The Taylor Force Act is a legislative bill co-spoonsored in the United States Senate in 2016 by U.S. Senators Lindsey Graham (R-South Carolina), Dan Coats (R-Indiana), and Roy Blunt (R-Missouri). The legislation proposes to stop American economic aid to the Palestinian Authority until the PA changes its laws to cease paying stipends to individuals who commit acts of terrorism and to the families of deceased terrorists.

Domestic

  • Israeli Prime Minister Benjamin Netanyahu took to Facebook to express his condolences. "On behalf of the people of Israel, I send my condolences to Taylor's family and friends. May his memory be a blessing," he wrote in a post.
  • Palestinian organizations

  • Fatah, the party of Palestinian leader Mahmoud Abbas, posted a statement online praising the attacker as a hero and a "martyr," and suggesting such attacks would continue "so long as Israel does not believe in the two-state solution and ending its occupation."
  • Hamas said is a statement: "We applaud the courageous attacks in Tel Aviv (Petah Tikva - ed.), Jerusalem and Yafo.
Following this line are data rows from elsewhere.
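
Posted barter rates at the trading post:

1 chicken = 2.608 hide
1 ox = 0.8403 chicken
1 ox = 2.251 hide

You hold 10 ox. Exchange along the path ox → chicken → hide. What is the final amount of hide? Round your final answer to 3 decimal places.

21.915

10 ox × 0.8403 = 8.403 chicken
8.403 chicken × 2.608 = 21.915024 hide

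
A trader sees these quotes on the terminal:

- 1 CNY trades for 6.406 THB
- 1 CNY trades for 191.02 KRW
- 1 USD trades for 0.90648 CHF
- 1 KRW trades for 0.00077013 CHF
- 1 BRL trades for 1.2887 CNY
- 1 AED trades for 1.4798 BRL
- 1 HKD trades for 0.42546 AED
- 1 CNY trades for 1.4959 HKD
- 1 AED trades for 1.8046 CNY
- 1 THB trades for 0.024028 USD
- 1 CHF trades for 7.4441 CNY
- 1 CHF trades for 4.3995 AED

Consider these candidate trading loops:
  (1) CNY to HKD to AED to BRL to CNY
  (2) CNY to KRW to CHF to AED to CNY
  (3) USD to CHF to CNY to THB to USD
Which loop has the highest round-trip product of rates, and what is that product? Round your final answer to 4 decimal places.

1.2137

(1) 1.4959 × 0.42546 × 1.4798 × 1.2887 = 1.21371
(2) 191.02 × 0.00077013 × 4.3995 × 1.8046 = 1.16796
(3) 0.90648 × 7.4441 × 6.406 × 0.024028 = 1.03866
Highest is cycle (1) at 1.2137 (>1, arbitrage).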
This is proof of the failure of all the conspiracies meant to eradicate the intifada, which will continue until its goals are achieved."
  • Islamic Jihad Movement in Palestine joined Hamas in welcoming the attacks, and said that the continuation of the attacks sends a clear message to those who are doubtful, proving that the intifada is continuing and growing more intense.
  • International

  •  United States Vice President Joe Biden chastised Palestinian leaders for not condemning the latest in a series of stabbing attacks targeting Israelis. "The kind of violence we saw yesterday, the failure to condemn it, the rhetoric that incites that violence, the retribution that it generates, has to stop," Biden said.